I have read the story once only, but its details are etched in my mind, even in this rough-cut version. Its power is all there. All it needs is streamlining to make it into the precise missile, able to deliver its explosive message efficiently into the reader’s heart.

It’s not a piece of activism advocating a particular solution to the world’s problems. It doesn’t use cheap tricks to provoke an emotional response. It depicts the truth, and its genius is to compact the teeming city of Mumbai into one perfectly balanced anecdote; and to compact the entire world into the city of Mumbai, so that we can see, as it were, the whole earth from a spaceship. But even as I write the preceding sentence, I see that the story’s point is not to summarize the world’s dilemma; not its only point, anyhow. For even if it does nothing but portray the mind of one character Lokesh in one place, one hour, it does that with consummate skill; a skill whose component parts I can only guess. Did the story really happen, and the author merely describe it as best he could, like someone writing a diary, but giving himself the fictional name Lokesh? Or did he block it together cunningly, with deliberate craft? Or did it visit him like a vision, fully-formed? Never mind.

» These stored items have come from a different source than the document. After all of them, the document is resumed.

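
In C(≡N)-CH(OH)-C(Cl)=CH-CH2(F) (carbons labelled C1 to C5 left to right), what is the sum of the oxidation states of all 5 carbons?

Assign +1 per bond to O/N/halogen, −1 per bond to H or an electropositive element, and 0 per bond to carbon. Tallying each carbon:
C1: 1C, 3N → 0 + 3 = +3
C2: 2C, 1H, 1O → 0 − 1 + 1 = 0
C3: 3C, 1Cl → 0 + 1 = +1
C4: 3C, 1H → 0 − 1 = -1
C5: 1C, 2H, 1F → 0 − 2 + 1 = -1
Sum = +3 + 0 + 1 − 1 − 1 = +2.

+2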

We don’t need to know.

It is a wonderful story, a parable for our times, reminds me of Jesus’ tale of the Good Samaritan, answering the question “Who is my neighbour?” Reminds me of someone who told me, “If you see something that needs to be done, it means that it’s for you to do something.” I see that it needs editing. I shall carry the wretch across the road and feed him.


PS 26th June ’18: This post was written soon after I received an original version of the story from Ghetu. I had many concerns, particularly with the ending. I discussed them with him over the following weeks but then we let the thing drop until Feb. ’13 when I  took it up again. He was much occupied with his job at the time, hoping to interview or expose a gang of criminal hackers—a dangerous mission. Under pressure from this distraction he wrote “As far as The Wretched is concerned, we agreed it’s an incomplete story that we needed to work on. I intended to rewrite, but never could. Will try again and submit to you. As for now, you can publish, post editing, anything you want.”

Yesterday I did just that. See “The Wretched“.